Another term that traders use for minor pairs is “crosses.” They also have less liquidity than the majors. Because of that, many trade minor pairs because of their enticing trading costs. Here are some of the top-performing minor currency pairs in the market and their advantages:
- EUR/GBP
- EUR/JPY
- GBP/CAD
- CHF/JPY
1 – Many minor pairs are more volatile than majors
I mentioned earlier that majors are the least volatile in the market–making minor pairs more volatile. Despite being volatile, it’s advantageous for traders because higher volatility means higher trading movements for every session.
Traders say it could be beneficial because it’s an opportunity to drive incremental profits, which could benefit a trader’s portfolio.

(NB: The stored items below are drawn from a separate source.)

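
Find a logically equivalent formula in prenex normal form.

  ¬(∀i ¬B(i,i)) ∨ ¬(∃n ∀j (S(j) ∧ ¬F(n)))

∃i ∀n ∃j (B(i,i) ∨ ¬S(j) ∨ F(n))

Drive negations inward (¬∀x A ≡ ∃x ¬A, ¬∃x A ≡ ∀x ¬A, De Morgan for ∧/∨):
  (∃i B(i,i)) ∨ (∀n ∃j (¬S(j) ∨ F(n)))
All bound variables are already distinct, so no renaming is needed.
Extract every quantifier outward, since the variables are now distinct and don't occur free across branches:
  ∃i ∀n ∃j (B(i,i) ∨ ¬S(j) ∨ F(n))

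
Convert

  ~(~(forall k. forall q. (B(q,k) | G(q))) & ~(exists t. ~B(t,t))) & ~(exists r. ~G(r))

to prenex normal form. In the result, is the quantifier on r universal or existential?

universal

Push ¬ through the quantifiers and connectives to reach negation normal form:
  ((forall k. forall q. (B(q,k) | G(q))) | (exists t. ~B(t,t))) & (forall r. G(r))
All bound variables are already distinct, so no renaming is needed.
Finally move all quantifiers to the prefix:
  forall k. forall q. exists t. forall r. ((B(q,k) | G(q) | ~B(t,t)) & G(r))
The quantifier exists r sits under an odd number of negations, so it flips to forall r.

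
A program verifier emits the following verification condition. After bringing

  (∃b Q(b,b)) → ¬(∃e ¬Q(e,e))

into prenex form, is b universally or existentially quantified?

Rewrite implications/biconditionals: A → B as ¬A ∨ B.
  ¬(∃b Q(b,b)) ∨ ¬(∃e ¬Q(e,e))
Move each ¬ inward, flipping quantifiers it crosses:
  (∀b ¬Q(b,b)) ∨ (∀e Q(e,e))
Finally move all quantifiers to the prefix:
  ∀b ∀e (¬Q(b,b) ∨ Q(e,e))
The quantifier ∃b sits under an odd number of negations (counting the antecedent side of each →), so it flips to ∀b.

universal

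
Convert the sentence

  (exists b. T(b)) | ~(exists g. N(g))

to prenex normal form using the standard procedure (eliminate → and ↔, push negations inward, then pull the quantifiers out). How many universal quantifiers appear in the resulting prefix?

1

Push ¬ through the quantifiers and connectives to reach negation normal form:
  (exists b. T(b)) | (forall g. ~N(g))
All bound variables are already distinct, so no renaming is needed.
Extract every quantifier outward, since the variables are now distinct and don't occur free across branches:
  exists b. forall g. (T(b) | ~N(g))
The prefix is exists b forall g: 1 universal, 1 existential.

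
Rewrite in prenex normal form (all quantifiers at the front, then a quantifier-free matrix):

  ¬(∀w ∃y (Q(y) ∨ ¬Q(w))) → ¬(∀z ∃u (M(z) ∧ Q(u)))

∀w ∃y ∃z ∀u (Q(y) ∨ ¬Q(w) ∨ ¬M(z) ∨ ¬Q(u))

Eliminate → and ↔ using ¬ and ∨.
  ¬¬(∀w ∃y (Q(y) ∨ ¬Q(w))) ∨ ¬(∀z ∃u (M(z) ∧ Q(u)))
Move each ¬ inward, flipping quantifiers it crosses:
  (∀w ∃y (Q(y) ∨ ¬Q(w))) ∨ (∃z ∀u (¬M(z) ∨ ¬Q(u)))
All bound variables are already distinct, so no renaming is needed.
Extract every quantifier outward, since the variables are now distinct and don't occur free across branches:
  ∀w ∃y ∃z ∀u (Q(y) ∨ ¬Q(w) ∨ ¬M(z) ∨ ¬Q(u))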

2 – Minor pairs are the best choice if you want to leverage volatility within short periods
Despite not having the U.S. Dollar in its pairs, minor pairs have strong currencies like the Euro. That’s an advantage because the demand for buying and selling Euro instantaneously allows traders to enjoy a higher opportunity for better liquidity value.

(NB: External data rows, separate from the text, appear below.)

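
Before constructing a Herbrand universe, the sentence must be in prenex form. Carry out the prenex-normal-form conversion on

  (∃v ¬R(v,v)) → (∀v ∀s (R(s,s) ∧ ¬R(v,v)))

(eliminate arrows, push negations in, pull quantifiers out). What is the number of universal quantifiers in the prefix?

3

First replace A → B with ¬A ∨ B.
  ¬(∃v ¬R(v,v)) ∨ (∀v ∀s (R(s,s) ∧ ¬R(v,v)))
Move each ¬ inward, flipping quantifiers it crosses:
  (∀v R(v,v)) ∨ (∀v ∀s (R(s,s) ∧ ¬R(v,v)))
Give each quantifier a distinct variable: v↦x1.
  (∀v R(v,v)) ∨ (∀x1 ∀s (R(s,s) ∧ ¬R(x1,x1)))
Pull the quantifiers to the front (each side's bound variable is not free in the other side):
  ∀v ∀x1 ∀s (R(v,v) ∨ R(s,s) ∧ ¬R(x1,x1))
The prefix is ∀v ∀x1 ∀s: 3 universal, 0 existential.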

That’s one of the reasons many day traders choose minor pairs because the chances of increasing its liquidity allow them to make the most of the market’s volatility within short periods.
Exotic currency pairs
The last currency pair in the forex market is the exotic pair. Exotic pairs consist of one currency from a developing country paired with a major currency. Here’s a list of some exotic pairs you can trade.
- EUR/TRY
- GBP/ZAR
- JPY/NOK
- NZD/SGD
Despite being the least traded pairs in the market, choosing exotic pairs could provide advantages to traders. Here are some of the benefits of trading exotic pairs.
1 – The possibility of getting higher returns
Since exotic pairs consist of a currency from a developing country, they’re prone to price fluctuations. However, that could be an advantage because sudden rate changes in the market could provide higher potential returns.

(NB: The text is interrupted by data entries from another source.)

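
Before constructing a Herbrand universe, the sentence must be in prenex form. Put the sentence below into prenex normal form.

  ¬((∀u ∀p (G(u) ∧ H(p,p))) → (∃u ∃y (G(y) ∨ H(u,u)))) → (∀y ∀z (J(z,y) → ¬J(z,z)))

∃u ∃p ∃v ∃y ∀v1 ∀z (¬G(u) ∨ ¬H(p,p) ∨ G(y) ∨ H(v,v) ∨ ¬J(z,v1) ∨ ¬J(z,z))

First replace A → B with ¬A ∨ B.
  ¬¬(¬(∀u ∀p (G(u) ∧ H(p,p))) ∨ (∃u ∃y (G(y) ∨ H(u,u)))) ∨ (∀y ∀z (¬J(z,y) ∨ ¬J(z,z)))
Move each ¬ inward, flipping quantifiers it crosses:
  (∃u ∃p (¬G(u) ∨ ¬H(p,p))) ∨ (∃u ∃y (G(y) ∨ H(u,u))) ∨ (∀y ∀z (¬J(z,y) ∨ ¬J(z,z)))
Rename bound variables to avoid capture: u↦v, y↦v1.
  (∃u ∃p (¬G(u) ∨ ¬H(p,p))) ∨ (∃v ∃y (G(y) ∨ H(v,v))) ∨ (∀v1 ∀z (¬J(z,v1) ∨ ¬J(z,z)))
Pull the quantifiers to the front (each side's bound variable is not free in the other side):
  ∃u ∃p ∃v ∃y ∀v1 ∀z (¬G(u) ∨ ¬H(p,p) ∨ G(y) ∨ H(v,v) ∨ ¬J(z,v1) ∨ ¬J(z,z))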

Sometimes, trading with exotic pairs could provide a higher profit return because major and minor pairs offer safe and stable returns. But with exotic pairs, opportunities to sell them at a higher rate could happen–if the market fluctuates to your advantage.
2 – It could provide hidden opportunities because it is thinly-traded
Another advantage of exotic pairs is the hidden and sudden opportunities they could provide to a trader. Many traders take the time to learn how exotic pairs work. Even though they’re not liquid, they help traders study and navigate the market better by trading exotic pairs.
Because more people are focusing on specialising in major and minor pairs, it allows others to take advantage of the risks of exotic pairs by learning their movements.
There’s no perfect currency pair to trade, just the right ones that align with your trading plans and strategies.
Each currency pair type comes with advantages and disadvantages. But at the end of the day, it will depend on you which currency pair to choose. Some might choose to trade with exotic pairs despite its risks because of the advantages it could provide and vice versa. And so, you must pick the ones that best align with your trading plans and strategies.